Benedict’s reagent is also used within the medical field to test the effectiveness of digestive
enzymes on starch, notably amylase. Amylase breaks down complex starches, which typically
do not have an available aldehyde group, and thus are not reducing sugars, into
monosaccharaides, which is detected by Benedict’s reagent. Thus, the effectiveness of a
sample of human saliva can be measured through the amount of time necessary before
Benedict’s reagent detects the presence of monosaccharaides.
Although Benedict’s reagent cannot technically detect the presence of sucrose because of its
non-reducing nature, in certain circumstances, a sample containing sucrose can be placed in
an acidic bath, thus cleaving the glycoside linkage, splitting the sucrose molecule into its
glucose and fructose components, which can then be detected using Benedict’s reagent.

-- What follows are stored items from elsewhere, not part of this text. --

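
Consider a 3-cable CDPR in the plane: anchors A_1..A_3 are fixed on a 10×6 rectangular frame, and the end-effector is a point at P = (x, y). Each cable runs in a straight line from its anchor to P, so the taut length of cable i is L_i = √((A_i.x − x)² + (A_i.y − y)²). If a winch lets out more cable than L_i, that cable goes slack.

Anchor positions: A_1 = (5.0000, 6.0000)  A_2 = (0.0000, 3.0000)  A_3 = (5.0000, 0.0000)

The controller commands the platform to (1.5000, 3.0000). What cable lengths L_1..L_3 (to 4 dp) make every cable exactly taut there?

L_1: Δ = A_1−P = (3.5000, 3.0000) → ‖Δ‖ = √21.2500 = 4.6098
L_2: Δ = A_2−P = (-1.5000, 0.0000) → ‖Δ‖ = √2.2500 = 1.5000
L_3: Δ = A_3−P = (3.5000, -3.0000) → ‖Δ‖ = √21.2500 = 4.6098

(4.6098, 1.5000, 4.6098)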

Therefore, due to the nature of the reducing sugars: glucose, fructose, galactose, maltose and
lactose, their presence can be detected using Benedict’s reagent. Benedict’s reagent forms an
orange precipitate in the presence of a reducing sugar as its copper(II) ion is reduced to
copper(I) and bonds with an oxygen atom to form the insoluble copper(I) oxide. Thus,
Benedict’s solution is an essential indicator in many laboratory tests and experiments.